Prévisions chocs
Prévisions "chocs" 2026
Saxo Group
Investment Strategist
CrowdStrike et Palo Alto publient leurs résultats dans un contexte de fortes attentes et après une récente envolée de leurs actions.
L’intelligence artificielle accroît à la fois les risques cyber et la demande en solutions de protection numérique plus performantes.
Les points clés à surveiller concernent la croissance du nombre de clients, la demande de contrats, les marges et la manière dont chaque entreprise présente le rôle de l’intelligence artificielle dans la cybersécurité.
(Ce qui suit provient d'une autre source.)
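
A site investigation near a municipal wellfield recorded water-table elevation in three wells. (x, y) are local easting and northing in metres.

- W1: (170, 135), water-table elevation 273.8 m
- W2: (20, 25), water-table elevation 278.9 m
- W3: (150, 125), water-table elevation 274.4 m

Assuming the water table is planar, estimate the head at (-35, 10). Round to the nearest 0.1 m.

280.3 m

With h = a·x + b·y + c and W1 as origin, the differences give:
  (-150)·a + (-110)·b = +5.1
  (-20)·a + (-10)·b = +0.6
Eliminate b (×(-10) and ×(-110), subtract): -700·a = 15.00 → a = ∂h/∂x = -0.02143
Back-substitute: b = ∂h/∂y = -0.01714.
h(-35, 10) = 273.8 + (-0.02143)·(-205) + (-0.01714)·(-125) = 273.8 +4.393 +2.143 = 280.336 m.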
Il fut un temps où la cybersécurité consistait surtout à poser un verrou numérique sur la porte d’entrée de l’entreprise. Aujourd’hui, c’est une autre histoire : les accès se multiplient, le cloud est partout, les objets connectés aussi, et même les développeurs utilisent désormais l’intelligence artificielle pour écrire du code en pleine nuit. C’est ce qui rend cette semaine particulièrement importante pour le secteur. Palo Alto Networks dévoilera ses résultats du troisième trimestre fiscal 2026 après la clôture de Wall Street le 2 juin. CrowdStrike prendra le relais le lendemain, avec ses résultats du premier trimestre fiscal 2027. Au fond, les deux groupes sont au centre d’une même interrogation pour les investisseurs : l’intelligence artificielle va-t-elle réduire l’utilité des logiciels de cybersécurité… ou au contraire les rendre encore plus essentiels ? Pour l’instant, le marché semble avoir choisi son camp. Ces dernières semaines, CrowdStrike et Palo Alto Networks ont tous deux bénéficié d’un fort regain d’intérêt en Bourse, alimenté par l’idée que l’essor de l’IA va renforcer les besoins en protection numérique.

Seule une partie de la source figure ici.